Once Upon a Time … in Hollywood is permeated with that inevitable sense of obsolescence, the passage of time, the evolution of film as a bottom-line business as its magic luster tarnishes. It’s something that clearly weighs on Tarantino’s mind, as he’s been on the record for the past few years that he’s nearing his own retirement. And in what may be his penultimate film, QT treats every scene of this film as an ongoing exploration, using these two fictional characters as conduits into Hollywood history, tracing the end of the Golden Age through the fraying psychology of these two men, and occasionally syncing up with Sharon Tate as the beacon of what Hollywood once was – and, as Tarantino eventually posits, what it could’ve remained.
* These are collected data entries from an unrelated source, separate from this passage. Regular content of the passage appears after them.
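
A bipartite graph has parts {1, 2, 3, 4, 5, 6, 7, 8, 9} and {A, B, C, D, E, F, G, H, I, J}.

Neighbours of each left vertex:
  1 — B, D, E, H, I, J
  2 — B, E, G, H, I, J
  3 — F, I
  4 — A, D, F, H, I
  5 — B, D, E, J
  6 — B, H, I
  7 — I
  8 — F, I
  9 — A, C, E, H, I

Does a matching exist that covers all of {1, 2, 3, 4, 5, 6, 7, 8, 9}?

No

The set {3, 7, 8} has only 2 neighbours ({F, I}), so by Hall's theorem at most 8 of the 9 left vertices can be matched.
Hence no matching covers every left vertex.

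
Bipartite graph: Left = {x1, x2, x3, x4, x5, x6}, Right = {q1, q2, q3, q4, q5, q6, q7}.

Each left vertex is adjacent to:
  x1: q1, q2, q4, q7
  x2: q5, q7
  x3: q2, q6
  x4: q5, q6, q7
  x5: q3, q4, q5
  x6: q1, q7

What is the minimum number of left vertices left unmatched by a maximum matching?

A valid assignment of size 6: x1→q4, x2→q5, x3→q2, x4→q6, x5→q3, x6→q7.
This saturates every left vertex, so 6 is the maximum.
That matches 6 of the 6, leaving 0 unmatched; no matching can do better.

0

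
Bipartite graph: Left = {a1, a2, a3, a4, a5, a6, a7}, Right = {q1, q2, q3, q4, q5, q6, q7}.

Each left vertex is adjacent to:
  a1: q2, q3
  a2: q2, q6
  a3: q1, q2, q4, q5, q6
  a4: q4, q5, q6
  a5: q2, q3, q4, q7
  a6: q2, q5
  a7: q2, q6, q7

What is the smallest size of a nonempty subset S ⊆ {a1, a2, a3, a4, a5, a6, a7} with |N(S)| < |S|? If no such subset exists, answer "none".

A matching saturating every left vertex exists, for instance a1→q3, a2→q6, a3→q1, a4→q4, a5→q7, a6→q5, a7→q2.
By Hall's marriage theorem, this means |N(S)| ≥ |S| for every subset S, so no violating subset exists.

none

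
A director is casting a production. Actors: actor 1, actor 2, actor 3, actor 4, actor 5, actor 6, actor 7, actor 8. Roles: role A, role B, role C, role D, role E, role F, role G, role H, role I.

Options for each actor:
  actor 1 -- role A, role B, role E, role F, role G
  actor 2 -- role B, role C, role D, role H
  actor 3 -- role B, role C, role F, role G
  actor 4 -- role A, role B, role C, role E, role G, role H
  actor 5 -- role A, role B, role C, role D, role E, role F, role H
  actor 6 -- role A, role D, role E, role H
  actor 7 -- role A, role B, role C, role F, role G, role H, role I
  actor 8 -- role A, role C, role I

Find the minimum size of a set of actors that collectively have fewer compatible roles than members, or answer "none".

none

A matching saturating every actor exists, for instance actor 1→role G, actor 2→role D, actor 3→role F, actor 4→role B, actor 5→role H, actor 6→role E, actor 7→role C, actor 8→role A.
By Hall's marriage theorem, this means |N(S)| ≥ |S| for every subset S, so no violating subset exists.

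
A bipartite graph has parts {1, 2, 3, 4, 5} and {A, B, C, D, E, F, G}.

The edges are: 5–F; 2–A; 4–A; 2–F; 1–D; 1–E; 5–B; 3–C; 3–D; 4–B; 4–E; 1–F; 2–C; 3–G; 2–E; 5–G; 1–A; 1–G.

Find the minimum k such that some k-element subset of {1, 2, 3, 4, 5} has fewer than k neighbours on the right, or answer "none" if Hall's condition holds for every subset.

A matching saturating every left vertex exists, for instance 1→A, 2→C, 3→G, 4→E, 5→B.
By Hall's marriage theorem, this means |N(S)| ≥ |S| for every subset S, so no violating subset exists.

none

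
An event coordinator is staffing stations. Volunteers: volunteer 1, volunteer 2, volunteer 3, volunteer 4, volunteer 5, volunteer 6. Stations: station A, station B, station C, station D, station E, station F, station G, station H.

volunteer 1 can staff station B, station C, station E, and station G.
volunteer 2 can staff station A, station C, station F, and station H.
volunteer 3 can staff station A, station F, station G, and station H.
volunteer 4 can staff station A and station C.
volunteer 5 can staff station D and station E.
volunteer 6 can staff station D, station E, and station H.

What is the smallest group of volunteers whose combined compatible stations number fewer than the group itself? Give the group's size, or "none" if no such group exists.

A matching saturating every volunteer exists, for instance volunteer 1→station B, volunteer 2→station F, volunteer 3→station A, volunteer 4→station C, volunteer 5→station D, volunteer 6→station H.
By Hall's marriage theorem, this means |N(S)| ≥ |S| for every subset S, so no violating subset exists.

none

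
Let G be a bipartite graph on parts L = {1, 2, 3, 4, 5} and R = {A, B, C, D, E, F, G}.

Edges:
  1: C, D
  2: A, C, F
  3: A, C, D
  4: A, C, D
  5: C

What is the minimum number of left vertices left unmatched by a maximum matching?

1

One maximum matching: 1→D, 2→F, 3→A, 4→C.
The set {1, 3, 4, 5} has only 3 neighbours ({A, C, D}), so by Hall's theorem at most 4 of the 5 left vertices can be matched.
That matches 4 of the 5, leaving 1 unmatched; no matching can do better.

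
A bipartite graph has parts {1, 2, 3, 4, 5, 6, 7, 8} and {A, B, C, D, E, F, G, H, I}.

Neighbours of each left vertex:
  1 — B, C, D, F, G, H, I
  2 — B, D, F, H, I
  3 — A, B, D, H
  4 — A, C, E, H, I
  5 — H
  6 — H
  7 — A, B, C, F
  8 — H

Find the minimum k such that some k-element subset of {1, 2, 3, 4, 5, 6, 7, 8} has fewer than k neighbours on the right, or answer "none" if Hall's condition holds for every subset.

Take S = {5, 6}. Its neighbourhood is {H}, so |N(S)| = 1 < |S| = 2.
No single vertex violates Hall's condition since each has at least one neighbour, so 2 is the minimum.

2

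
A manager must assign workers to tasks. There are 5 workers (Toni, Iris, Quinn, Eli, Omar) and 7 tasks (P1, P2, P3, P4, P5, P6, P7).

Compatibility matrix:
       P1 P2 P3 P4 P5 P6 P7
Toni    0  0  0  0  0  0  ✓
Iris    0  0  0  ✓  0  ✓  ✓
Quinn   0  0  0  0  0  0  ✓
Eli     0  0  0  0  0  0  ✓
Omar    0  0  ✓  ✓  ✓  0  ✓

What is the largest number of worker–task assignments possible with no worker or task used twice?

3

One maximum matching: Toni-P7, Iris-P6, Omar-P5.
The set {Toni, Quinn, Eli} has only 1 neighbour ({P7}), so by Hall's theorem at most 3 of the 5 workers can be matched.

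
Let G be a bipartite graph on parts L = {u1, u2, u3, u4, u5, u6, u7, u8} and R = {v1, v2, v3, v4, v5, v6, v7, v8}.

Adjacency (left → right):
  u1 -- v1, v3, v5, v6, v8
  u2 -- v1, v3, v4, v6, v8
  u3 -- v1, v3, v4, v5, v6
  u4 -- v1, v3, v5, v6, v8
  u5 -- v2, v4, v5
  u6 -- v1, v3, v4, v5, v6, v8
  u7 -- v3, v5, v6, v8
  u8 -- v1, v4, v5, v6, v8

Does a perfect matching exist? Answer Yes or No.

No

The set {u1, u2, u3, u4, u6, u7, u8} has only 6 neighbours ({v1, v3, v4, v5, v6, v8}), so by Hall's theorem at most 7 of the 8 left vertices can be matched.
Hence no matching covers every left vertex.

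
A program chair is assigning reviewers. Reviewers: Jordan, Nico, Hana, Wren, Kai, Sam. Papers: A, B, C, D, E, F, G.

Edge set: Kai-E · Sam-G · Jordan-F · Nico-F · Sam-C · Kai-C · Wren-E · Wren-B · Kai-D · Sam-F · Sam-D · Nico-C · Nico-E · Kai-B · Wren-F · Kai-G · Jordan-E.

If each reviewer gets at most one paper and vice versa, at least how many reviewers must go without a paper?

One maximum matching: Jordan-E, Nico-C, Wren-B, Kai-G, Sam-F.
The set {Hana} has only 0 neighbours (∅), so by Hall's theorem at most 5 of the 6 reviewers can be matched.
That matches 5 of the 6, leaving 1 unmatched; no matching can do better.

1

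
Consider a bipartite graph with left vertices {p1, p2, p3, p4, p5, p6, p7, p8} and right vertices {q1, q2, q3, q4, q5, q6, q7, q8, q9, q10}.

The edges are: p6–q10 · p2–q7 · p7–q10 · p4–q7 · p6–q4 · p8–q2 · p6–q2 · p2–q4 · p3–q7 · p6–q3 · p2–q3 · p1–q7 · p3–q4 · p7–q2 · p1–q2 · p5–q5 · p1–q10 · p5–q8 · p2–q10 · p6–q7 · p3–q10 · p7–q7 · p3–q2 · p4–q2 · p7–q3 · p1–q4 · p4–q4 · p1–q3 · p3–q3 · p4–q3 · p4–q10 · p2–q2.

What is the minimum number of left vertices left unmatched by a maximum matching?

A valid assignment of size 6: p1–q10, p2–q2, p3–q3, p4–q7, p5–q8, p6–q4.
The set {p1, p2, p3, p4, p6, p7, p8} has only 5 neighbours ({q10, q2, q3, q4, q7}), so by Hall's theorem at most 6 of the 8 left vertices can be matched.
That matches 6 of the 8, leaving 2 unmatched; no matching can do better.

2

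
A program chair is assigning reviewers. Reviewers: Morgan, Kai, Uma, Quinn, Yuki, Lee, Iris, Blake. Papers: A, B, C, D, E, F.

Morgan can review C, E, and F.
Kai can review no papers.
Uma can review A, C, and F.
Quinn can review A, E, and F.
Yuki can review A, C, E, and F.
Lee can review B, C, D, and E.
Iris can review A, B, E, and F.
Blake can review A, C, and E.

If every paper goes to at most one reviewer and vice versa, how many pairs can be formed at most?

For example, pair Morgan–C, Uma–A, Quinn–F, Yuki–E, Lee–D, Iris–B.
The set {Morgan, Kai, Uma, Quinn, Yuki, Blake} has only 4 neighbours ({A, C, E, F}), so by Hall's theorem at most 6 of the 8 reviewers can be matched.

6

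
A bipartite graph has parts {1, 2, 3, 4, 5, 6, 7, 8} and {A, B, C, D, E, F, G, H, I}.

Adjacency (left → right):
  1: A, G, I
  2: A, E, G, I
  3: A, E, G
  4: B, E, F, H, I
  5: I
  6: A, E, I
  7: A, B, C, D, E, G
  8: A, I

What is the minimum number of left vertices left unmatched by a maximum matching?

2

One maximum matching: 1–A, 2–E, 3–G, 4–H, 5–I, 7–B.
The set {1, 2, 3, 5, 6, 8} has only 4 neighbours ({A, E, G, I}), so by Hall's theorem at most 6 of the 8 left vertices can be matched.
That matches 6 of the 8, leaving 2 unmatched; no matching can do better.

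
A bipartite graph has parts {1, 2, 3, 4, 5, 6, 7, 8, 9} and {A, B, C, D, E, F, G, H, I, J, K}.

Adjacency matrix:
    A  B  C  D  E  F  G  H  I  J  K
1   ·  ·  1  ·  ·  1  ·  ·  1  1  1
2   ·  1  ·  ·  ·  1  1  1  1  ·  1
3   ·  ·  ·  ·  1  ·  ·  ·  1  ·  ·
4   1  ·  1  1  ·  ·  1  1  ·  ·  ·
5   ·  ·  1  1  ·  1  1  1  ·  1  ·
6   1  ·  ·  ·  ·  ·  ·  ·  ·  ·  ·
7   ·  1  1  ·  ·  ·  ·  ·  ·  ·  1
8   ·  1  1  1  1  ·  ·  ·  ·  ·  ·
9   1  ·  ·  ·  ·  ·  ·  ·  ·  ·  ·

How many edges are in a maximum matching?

One maximum matching: 1–J, 2–K, 3–E, 4–G, 5–H, 6–A, 7–C, 8–B.
The set {6, 9} has only 1 neighbour ({A}), so by Hall's theorem at most 8 of the 9 left vertices can be matched.

8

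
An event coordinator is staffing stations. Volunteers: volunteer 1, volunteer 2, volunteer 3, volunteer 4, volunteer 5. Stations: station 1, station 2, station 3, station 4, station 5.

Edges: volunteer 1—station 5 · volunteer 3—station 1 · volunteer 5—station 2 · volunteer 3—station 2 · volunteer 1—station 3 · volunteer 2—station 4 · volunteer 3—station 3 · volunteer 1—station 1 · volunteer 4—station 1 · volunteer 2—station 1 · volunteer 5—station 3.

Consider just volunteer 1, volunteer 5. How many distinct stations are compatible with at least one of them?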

Tarantino’s sense of exploration gives each scene its own propulsive urgency, the feeling that we are always on the brink of discovering something, even if we don’t exactly know what it is. There isn’t a “story” here as much as a gradual crystallization of theme and character within this vivid world where real-life collides with clever fiction, a crossroads of history and invention. Tarantino has frequently sought to rewrite history as a way to exorcise the demons in our collective past, and here his anger is directed at the destruction of the myth of Hollywood perfection that formed who he is as a film lover. That anger eventually leads Once Upon a Time … in Hollywood to a place that threatens to derail the sublime distillation of Hollywood ethos it spends so much time creating. But we have to forgive that leap, for it’s part and parcel of the fairy tale Tarantino has created – one that can only be spun and re-spun in Hollywood.